User manual for the dcGO database in 2023
2023-02-15
Section 1 Overview
1.1 Motivations
Most available protein sequences lack biological annotation, and protein structural domains are less studied than proteins in terms of ontology annotation. The dcGO database addresses this need, enabling systematic annotations of domains using ontologies.
1.2 Timelines
The idea/method of mapping Gene Ontology (GO) terms onto protein superfamily and family domains was first described in the SUPERFAMILY 2011 Nucleic Acids Research database issue paper. As a result of this generalised method applied to ontologies of diverse contexts, we generated a resource dcGO officially released in the dcGO 2013 Nucleic Acids Research database issue paper, developed the software (dcGOR), and supported the updates of the SUPERFAMILY database (see 2015 and 2019).
1.3 Contents
Over time (10 years on), the dcGO resource has evolved to support annotations for protein domains of different levels, not only SCOP superfamilies and families, but also Pfam families and InterPro families. Such annotations are made available in a wide variety of knowledge contexts:
functions (GO)
pathways (see KEGG, REACTOME, PANTHER, WikiPathways and MitoCarta)

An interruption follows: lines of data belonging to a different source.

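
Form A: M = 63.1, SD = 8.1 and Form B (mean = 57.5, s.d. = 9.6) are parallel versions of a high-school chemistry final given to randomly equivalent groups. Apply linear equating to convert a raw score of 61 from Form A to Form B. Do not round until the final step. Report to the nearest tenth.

Linear equating: y = (SD_Y/SD_X)(x − M_X) + M_Y
y = (9.6/8.1)(61 − 63.1) + 57.5
y = 1.185185 × -2.1 + 57.5 = -2.4889 + 57.5 = 55.0

55.0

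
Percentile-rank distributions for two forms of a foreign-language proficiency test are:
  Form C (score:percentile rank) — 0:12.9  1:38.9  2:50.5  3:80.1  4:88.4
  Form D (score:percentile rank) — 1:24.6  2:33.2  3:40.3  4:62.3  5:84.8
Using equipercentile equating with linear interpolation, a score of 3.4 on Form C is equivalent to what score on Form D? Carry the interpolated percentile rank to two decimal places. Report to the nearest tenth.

PR of 3.4 on Form C: 80.1 + (3.4 − 3)/(4 − 3) × (88.4 − 80.1) = 83.42
On Form D, PR 83.42 falls between score 4 (PR 62.3) and 5 (PR 84.8).
Interpolate: 4 + (83.42 − 62.3)/(84.8 − 62.3) × (5 − 4) = 4.9

4.9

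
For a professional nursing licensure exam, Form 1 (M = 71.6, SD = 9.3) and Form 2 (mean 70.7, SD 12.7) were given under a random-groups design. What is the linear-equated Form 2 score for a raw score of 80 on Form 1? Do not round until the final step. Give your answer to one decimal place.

Linear equating: y = (SD_Y/SD_X)(x − M_X) + M_Y
y = (12.7/9.3)(80 − 71.6) + 70.7
y = 1.365591 × 8.4 + 70.7 = 11.4710 + 70.7 = 82.2

82.2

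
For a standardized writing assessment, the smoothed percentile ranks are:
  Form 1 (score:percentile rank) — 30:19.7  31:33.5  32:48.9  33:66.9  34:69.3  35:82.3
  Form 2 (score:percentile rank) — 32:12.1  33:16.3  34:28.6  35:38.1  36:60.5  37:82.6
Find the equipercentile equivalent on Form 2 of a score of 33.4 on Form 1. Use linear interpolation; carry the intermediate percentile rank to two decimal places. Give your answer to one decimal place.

36.3

PR of 33.4 on Form 1: 66.9 + (33.4 − 33)/(34 − 33) × (69.3 − 66.9) = 67.86
On Form 2, PR 67.86 falls between score 36 (PR 60.5) and 37 (PR 82.6).
Interpolate: 36 + (67.86 − 60.5)/(82.6 − 60.5) × (37 − 36) = 36.3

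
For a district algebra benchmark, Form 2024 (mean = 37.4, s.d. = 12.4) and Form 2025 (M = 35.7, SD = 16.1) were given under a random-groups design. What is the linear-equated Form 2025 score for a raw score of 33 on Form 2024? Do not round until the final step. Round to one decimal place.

30.0

Linear equating: y = (SD_Y/SD_X)(x − M_X) + M_Y
y = (16.1/12.4)(33 − 37.4) + 35.7
y = 1.298387 × -4.4 + 35.7 = -5.7129 + 35.7 = 30.0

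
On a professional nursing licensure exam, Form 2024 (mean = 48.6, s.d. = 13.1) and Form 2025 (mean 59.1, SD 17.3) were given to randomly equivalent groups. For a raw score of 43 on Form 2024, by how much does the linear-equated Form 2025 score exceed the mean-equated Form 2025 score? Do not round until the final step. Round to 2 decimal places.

-1.80

Mean-equated: 43 + (59.1 − 48.6) = 53.50
Linear-equated: (17.3/13.1)(43 − 48.6) + 59.1 = 51.705
Difference = 51.705 − 53.50 = -1.80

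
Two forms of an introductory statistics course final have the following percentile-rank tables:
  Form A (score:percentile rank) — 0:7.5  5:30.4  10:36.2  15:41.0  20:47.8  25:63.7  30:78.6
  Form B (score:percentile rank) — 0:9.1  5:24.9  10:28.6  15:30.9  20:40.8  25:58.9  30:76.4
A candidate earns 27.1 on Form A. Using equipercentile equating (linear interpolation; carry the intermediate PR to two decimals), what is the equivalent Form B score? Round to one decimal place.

PR of 27.1 on Form A: 63.7 + (27.1 − 25)/(30 − 25) × (78.6 − 63.7) = 69.96
On Form B, PR 69.96 falls between score 25 (PR 58.9) and 30 (PR 76.4).
Interpolate: 25 + (69.96 − 58.9)/(76.4 − 58.9) × (30 − 25) = 28.2

28.2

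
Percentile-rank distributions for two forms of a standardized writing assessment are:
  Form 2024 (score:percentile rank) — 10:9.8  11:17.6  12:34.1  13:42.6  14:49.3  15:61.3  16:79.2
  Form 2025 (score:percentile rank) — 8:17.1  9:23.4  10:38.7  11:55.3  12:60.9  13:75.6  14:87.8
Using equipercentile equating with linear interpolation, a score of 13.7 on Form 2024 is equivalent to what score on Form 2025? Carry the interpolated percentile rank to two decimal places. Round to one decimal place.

10.5

PR of 13.7 on Form 2024: 42.6 + (13.7 − 13)/(14 − 13) × (49.3 − 42.6) = 47.29
On Form 2025, PR 47.29 falls between score 10 (PR 38.7) and 11 (PR 55.3).
Interpolate: 10 + (47.29 − 38.7)/(55.3 − 38.7) × (11 − 10) = 10.5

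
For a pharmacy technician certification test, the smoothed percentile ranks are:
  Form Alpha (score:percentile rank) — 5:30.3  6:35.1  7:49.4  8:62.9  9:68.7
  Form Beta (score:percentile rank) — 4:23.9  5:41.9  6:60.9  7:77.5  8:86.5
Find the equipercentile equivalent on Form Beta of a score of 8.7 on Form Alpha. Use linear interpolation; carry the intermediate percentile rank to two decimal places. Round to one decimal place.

PR of 8.7 on Form Alpha: 62.9 + (8.7 − 8)/(9 − 8) × (68.7 − 62.9) = 66.96
On Form Beta, PR 66.96 falls between score 6 (PR 60.9) and 7 (PR 77.5).
Interpolate: 6 + (66.96 − 60.9)/(77.5 − 60.9) × (7 − 6) = 6.4

6.4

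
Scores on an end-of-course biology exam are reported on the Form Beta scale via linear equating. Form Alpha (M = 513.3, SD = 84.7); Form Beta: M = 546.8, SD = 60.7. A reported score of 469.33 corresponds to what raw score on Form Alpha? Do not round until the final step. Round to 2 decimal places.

405.20

Invert y = (SD_Y/SD_X)(x − M_X) + M_Y:
x = (SD_X/SD_Y)(y − M_Y) + M_X = (84.7/60.7)(469.33 − 546.8) + 513.3
x = 1.395387 × -77.470 + 513.3 = 405.20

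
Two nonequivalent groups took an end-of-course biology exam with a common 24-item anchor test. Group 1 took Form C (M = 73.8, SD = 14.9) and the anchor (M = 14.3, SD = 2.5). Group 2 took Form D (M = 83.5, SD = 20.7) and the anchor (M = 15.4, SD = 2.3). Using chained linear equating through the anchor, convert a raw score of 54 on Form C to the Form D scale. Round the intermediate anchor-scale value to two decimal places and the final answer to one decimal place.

43.7

Form C → anchor (Group 1): v = (2.5/14.9)(54 − 73.8) + 14.3 = 10.98
anchor → Form D (Group 2): y = (20.7/2.3)(10.98 − 15.4) + 83.5 = 43.7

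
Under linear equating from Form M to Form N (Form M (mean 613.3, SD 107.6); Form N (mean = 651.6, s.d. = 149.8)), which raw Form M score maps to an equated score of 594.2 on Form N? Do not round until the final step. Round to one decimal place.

572.1

Invert y = (SD_Y/SD_X)(x − M_X) + M_Y:
x = (SD_X/SD_Y)(y − M_Y) + M_X = (107.6/149.8)(594.2 − 651.6) + 613.3
x = 0.718291 × -57.400 + 613.3 = 572.1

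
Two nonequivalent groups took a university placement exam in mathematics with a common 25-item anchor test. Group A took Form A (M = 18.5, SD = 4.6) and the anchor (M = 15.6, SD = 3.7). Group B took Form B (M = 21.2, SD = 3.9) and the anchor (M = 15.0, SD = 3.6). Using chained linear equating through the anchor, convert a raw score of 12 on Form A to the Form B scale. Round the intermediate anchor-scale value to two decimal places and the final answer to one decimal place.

Form A → anchor (Group A): v = (3.7/4.6)(12 − 18.5) + 15.6 = 10.37
anchor → Form B (Group B): y = (3.9/3.6)(10.37 − 15.0) + 21.2 = 16.2

16.2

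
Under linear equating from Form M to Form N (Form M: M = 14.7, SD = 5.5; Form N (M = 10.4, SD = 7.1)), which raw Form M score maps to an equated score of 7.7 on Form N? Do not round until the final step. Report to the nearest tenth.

Invert y = (SD_Y/SD_X)(x − M_X) + M_Y:
x = (SD_X/SD_Y)(y − M_Y) + M_X = (5.5/7.1)(7.7 − 10.4) + 14.7
x = 0.774648 × -2.700 + 14.7 = 12.6

12.6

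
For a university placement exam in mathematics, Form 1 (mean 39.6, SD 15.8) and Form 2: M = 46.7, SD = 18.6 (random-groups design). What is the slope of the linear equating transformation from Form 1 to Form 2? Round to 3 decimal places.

1.177

A = SD_Y / SD_X = 18.6 / 15.8 = 1.177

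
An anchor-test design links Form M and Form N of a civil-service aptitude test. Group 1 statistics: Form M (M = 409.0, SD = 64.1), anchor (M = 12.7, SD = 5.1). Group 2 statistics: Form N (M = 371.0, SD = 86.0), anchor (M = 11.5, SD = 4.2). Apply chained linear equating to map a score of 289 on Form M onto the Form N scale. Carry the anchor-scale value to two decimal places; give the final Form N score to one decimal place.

Form M → anchor (Group 1): v = (5.1/64.1)(289 − 409.0) + 12.7 = 3.15
anchor → Form N (Group 2): y = (86.0/4.2)(3.15 − 11.5) + 371.0 = 200.0

200.0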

transcriptional regulators (see ENRICHR Consensus TFs and TRRUST TFs)
molecular hallmarks (see MSIGDB hallmarks)
phenotypes in human and mouse, and other model organisms (including worm, fly, zebrafish and Arabidopsis)
diseases (see Disease Ontology and EFO disease traits)
drugs (see DGIdb druggable categories and Open Targets tractability buckets)
1.4 Mining
In parallel with the growth in knowledgebase (both protein domains and biomedical ontologies), the dcGO now provides the users with new web interfaces and various mining opportunities, including:
FACETED SEARCH, an entry point to mine the resource with keywords in query returning term-specific pages and domain-specific pages;
ONTOLOGY HIERARCHY, browsing alongside annotated domains and crosslinked terms according to shared domain annotations; and
ENRICHMENT ANALYSIS, identifying the knowledge of functions, phenotypes, diseases and many others that are enriched/over-represented within an input list of protein domains; see Example Output.